Hildegard Müller ist seit Anfang 2020 Präsidentin des Verbandes der Automobilindustrie (VDA). Die gelernte Bankkauffrau und studierte Diplomkauffrau saß von 2002 bis 2008 für die CDU im Deutschen Bundestag und war von 2005 bis 2008 Staatsministerin im Bundeskanzleramt. Von 1998 bis 2002 war Müller die erste weibliche Bundesvorsitzende der Jungen Union und gehörte zudem von 1998 bis 2008 dem CDU-Bundesvorstand an. Seit 1999 ist sie stellvertretende Landesvorsitzende der Mittelstands- und Wirtschaftsvereinigung von CDU/CSU (MIT) in Nordrhein-Westfalen und seit 2001 auch Mitglied des Bundesvorstandes der MIT. Nach ihrem Ausscheiden aus der aktiven Politik ging Hildegard Müller zum Bundesverband der Energie- und Wasserwirtschaft e. V. (BDEW), wo sie bis April 2016 Vorsitzende der Hauptgeschäftsführung war. Danach war sie bis 2019 als Vorständin für Netz & Infrastruktur bei der innogy SE tätig. (*)
"Es gibt ein Zuviel an Verkehr"
29:31 Minuten
VDA-Chefin Hildegard Müller sieht ihre Branche vor enormen Anstrengungen, um das fossile Zeitalter hinter sich zu lassen. Das Auto müsse "neu erfunden werden". Aus Autoherstellern müssten "Mobilitätsanbieter" werden. Und die Politik müsse liefern.
Eine Mehrheit der Deutschen will auch in den Städten nicht auf automobilen Individualverkehr verzichten, glaubt Hildegard Müller, Präsidentin des Verbandes der Deutschen Automobilindustrie (VDA).
Geboten sei jetzt nicht generell "Abschied von der autogerechten Stadt". In Kleinstädten und auf dem Lande sei der private Pkw ohnehin weiterhin unabdingbar. Aber wir befänden uns mitten in "einer der spannendsten gesellschaftlichen Diskussionen" über eine "neue Mobilität". Nicht alles müsse "auf das Auto ausgerichtet sein". Wenn es jedoch aus Gründen des Klimaschutzes und des Umweltschutzes weniger Verkehr geben solle, müssten alle "miteinander und nicht gegeneinander" an Konzepten der Vernetzung, des Sharings und für einen effektiven ÖPNV arbeiten.
Von Autobauern zu Mobilitätsdienstleistern
Am 7. September beginnt die internationale Automobilausstellung – erstmals in München und nicht mehr in Frankfurt. Schon der Name IAA Mobility signalisiere ein verändertes Selbstverständnis der Messe mit angeschlossenen Veranstaltungen.
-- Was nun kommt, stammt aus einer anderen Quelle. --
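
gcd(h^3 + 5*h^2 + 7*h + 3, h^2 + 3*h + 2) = h + 1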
Es präsentieren sich "nicht nur reine Automobilanbieter", sondern zum ersten Mal bei einer Automesse auch Fahrradhersteller. "Es geht nicht mehr 'nur' um das Auto, sondern es geht um ein komplett verändertes Lebens- und Mobilitätsverhalten." Selbstverständlich wollte dabei aber auch die Automobilindustrie ihren Teil an "Lösungen anbieten". Für die aktuelle Situation müsse man insgesamt sagen: "Es gibt ein zu viel an Verkehr."
Politik muss ihre Hausaufgaben machen
"Wir verpflichten uns zur Klimaneutralität. Wir ringen um das Wie und nicht um das Ob", sagt Müller. Die Autohersteller und Zulieferer machten gewaltige Anstrengungen, um den Strukturwandel hin zu klimafreundlicheren Antrieben zu schaffen - vor allem in Richtung E-Mobilität. Allerdings betont die Vertreterin der Automobilindustrie, dass es schließlich auch von anderen Akteuren abhänge, ob der Abschied von der fossilen Energie so schnell gelingt, wie politisch vorgegeben.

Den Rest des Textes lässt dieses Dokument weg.